The rise of the internet, which coincided with rapid innovation in related networking equipment and software, also caused a major shock to the economy. The internet was a “general-purpose technology” with the potential to transform information dissemination on a massive scale. The shock created both great opportunity and great uncertainty for firms, precipitating large increases in alliance activity and an increase in innovation across a wide range of sectors.

==Negative technology shock==
The oil shocks that occurred in the late 1970s are examples of negative technology shocks. When the oil shocks occurred, the energy that was used to extract to oil became more expensive, the energy was the technology in this case. The price of the capital and the labor both went up due to this shock, and this is an example of a negative technology shock.

==More examples==
There are many examples of different types of technology shocks, but one of the biggest in the past couple of decades has been Web 2.0. Web 2.0 was a huge technological advancement in the e commerce business, it allowed for user interaction benefiting businesses in different ways. It allowed for user feedback, ratings, comments, user content, etc. Web 2.0 revolutionized the online business as a whole, an example of a positive technology shock.

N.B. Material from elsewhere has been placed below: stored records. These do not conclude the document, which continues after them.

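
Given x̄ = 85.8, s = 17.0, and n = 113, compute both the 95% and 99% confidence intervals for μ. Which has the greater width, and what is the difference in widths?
99% CI is wider by 2.04

df = 112
95% CI: t* = 1.981, (82.63, 88.97), width = 2 · t* · s/√n = 6.34
99% CI: t* = 2.620, (81.61, 89.99), width = 2 · t* · s/√n = 8.38

The 99% CI is wider by 8.38 - 6.34 = 2.04.
Higher confidence requires a wider interval.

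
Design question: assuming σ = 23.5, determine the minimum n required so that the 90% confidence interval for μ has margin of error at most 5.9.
n ≥ 43

For margin E ≤ 5.9:
n ≥ (z* · σ / E)²
n ≥ (1.645 · 23.5 / 5.9)²
n ≥ 42.93

Minimum n = 43 (rounding up)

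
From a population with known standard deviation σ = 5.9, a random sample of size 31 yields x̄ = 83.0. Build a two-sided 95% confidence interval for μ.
(80.92, 85.08)

z-interval (σ known):
z* = 1.960 for 95% confidence

Margin of error = z* · σ/√n = 1.960 · 5.9/√31 = 2.08

CI: (83.0 - 2.08, 83.0 + 2.08) = (80.92, 85.08)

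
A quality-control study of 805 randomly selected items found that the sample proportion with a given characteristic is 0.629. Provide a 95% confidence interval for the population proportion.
(0.596, 0.662)

Proportion CI:
SE = √(p̂(1-p̂)/n) = √(0.629 · 0.371 / 805) = 0.01703

z* = 1.960
Margin = z* · SE = 1.960 · 0.01703 = 0.0334

CI: 0.629 ± 0.0334 = (0.596, 0.662)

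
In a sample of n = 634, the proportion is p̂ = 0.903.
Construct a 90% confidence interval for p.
(0.884, 0.922)

Proportion CI:
SE = √(p̂(1-p̂)/n) = √(0.903 · 0.097 / 634) = 0.01175

z* = 1.645
Margin = z* · SE = 1.645 · 0.01175 = 0.0193

CI: 0.903 ± 0.0193 = (0.884, 0.922)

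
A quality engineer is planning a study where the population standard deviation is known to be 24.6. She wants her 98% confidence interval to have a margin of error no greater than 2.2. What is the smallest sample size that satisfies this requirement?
n ≥ 677

For margin E ≤ 2.2:
n ≥ (z* · σ / E)²
n ≥ (2.326 · 24.6 / 2.2)²
n ≥ 676.46

Minimum n = 677 (rounding up)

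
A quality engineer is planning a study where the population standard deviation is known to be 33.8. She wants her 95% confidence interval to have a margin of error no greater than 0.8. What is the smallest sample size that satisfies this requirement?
n ≥ 6858

For margin E ≤ 0.8:
n ≥ (z* · σ / E)²
n ≥ (1.960 · 33.8 / 0.8)²
n ≥ 6857.50

Minimum n = 6858 (rounding up)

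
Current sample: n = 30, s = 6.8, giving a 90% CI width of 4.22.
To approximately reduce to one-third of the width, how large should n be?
n ≈ 270

CI width ∝ 1/√n
To reduce width by factor 3, need √n to grow by 3 → need 3² = 9 times as many samples.

Current: n = 30, width = 4.22
New: n = 270, width ≈ 1.37

Width reduced by factor of 4.22/1.37 = 3.08.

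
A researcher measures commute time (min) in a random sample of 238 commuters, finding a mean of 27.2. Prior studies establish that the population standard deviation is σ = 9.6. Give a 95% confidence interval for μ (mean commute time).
(25.98, 28.42)

z-interval (σ known):
z* = 1.960 for 95% confidence

Margin of error = z* · σ/√n = 1.960 · 9.6/√238 = 1.22

CI: (27.2 - 1.22, 27.2 + 1.22) = (25.98, 28.42)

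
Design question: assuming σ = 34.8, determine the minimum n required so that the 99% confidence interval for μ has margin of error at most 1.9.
n ≥ 2227

For margin E ≤ 1.9:
n ≥ (z* · σ / E)²
n ≥ (2.576 · 34.8 / 1.9)²
n ≥ 2226.09

Minimum n = 2227 (rounding up)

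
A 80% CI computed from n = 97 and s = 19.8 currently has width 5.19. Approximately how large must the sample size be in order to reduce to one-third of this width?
n ≈ 873

CI width ∝ 1/√n
To reduce width by factor 3, need √n to grow by 3 → need 3² = 9 times as many samples.

Current: n = 97, width = 5.19
New: n = 873, width ≈ 1.72

Width reduced by factor of 5.19/1.72 = 3.02.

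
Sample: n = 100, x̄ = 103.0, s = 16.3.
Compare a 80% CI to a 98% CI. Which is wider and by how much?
98% CI is wider by 3.50

df = 99
80% CI: t* = 1.290, (100.90, 105.10), width = 2 · t* · s/√n = 4.21
98% CI: t* = 2.365, (99.15, 106.85), width = 2 · t* · s/√n = 7.71

The 98% CI is wider by 7.71 - 4.21 = 3.50.
Higher confidence requires a wider interval.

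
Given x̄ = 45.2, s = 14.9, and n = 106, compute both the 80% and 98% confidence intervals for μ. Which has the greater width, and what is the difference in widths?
98% CI is wider by 3.11

df = 105
80% CI: t* = 1.290, (43.33, 47.07), width = 2 · t* · s/√n = 3.73
98% CI: t* = 2.362, (41.78, 48.62), width = 2 · t* · s/√n = 6.84

The 98% CI is wider by 6.84 - 3.73 = 3.11.
Higher confidence requires a wider interval.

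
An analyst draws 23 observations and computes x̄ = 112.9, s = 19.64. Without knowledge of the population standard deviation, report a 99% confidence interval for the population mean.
(101.36, 124.44)

t-interval (σ unknown):
df = n - 1 = 22
t* = 2.819 for 99% confidence

Margin of error = t* · s/√n = 2.819 · 19.64/√23 = 11.54

CI: (101.36, 124.44)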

==Real business cycle theory==
Real business cycle theory (RBCT) is the theory where any type of shock has a ripple effect into many other shocks. To relate this to current times the upward price on oil is a RBCT because of the negative technology shock that happened due to the raise in price for the process of extracting of the oil. Now due to this increase in price for energy to extract the oil, fewer people could afford oil which drove economic activity down and at the same time lessens a countries national GDP. Typically, a RBCT starts with a negative type of shock, which is why the RBCT is becoming less and less relevant in today's economics. More and more economists are arguing against the RBCT because very rarely can you have a negative shock on technology with the amount of advancements we are going through now.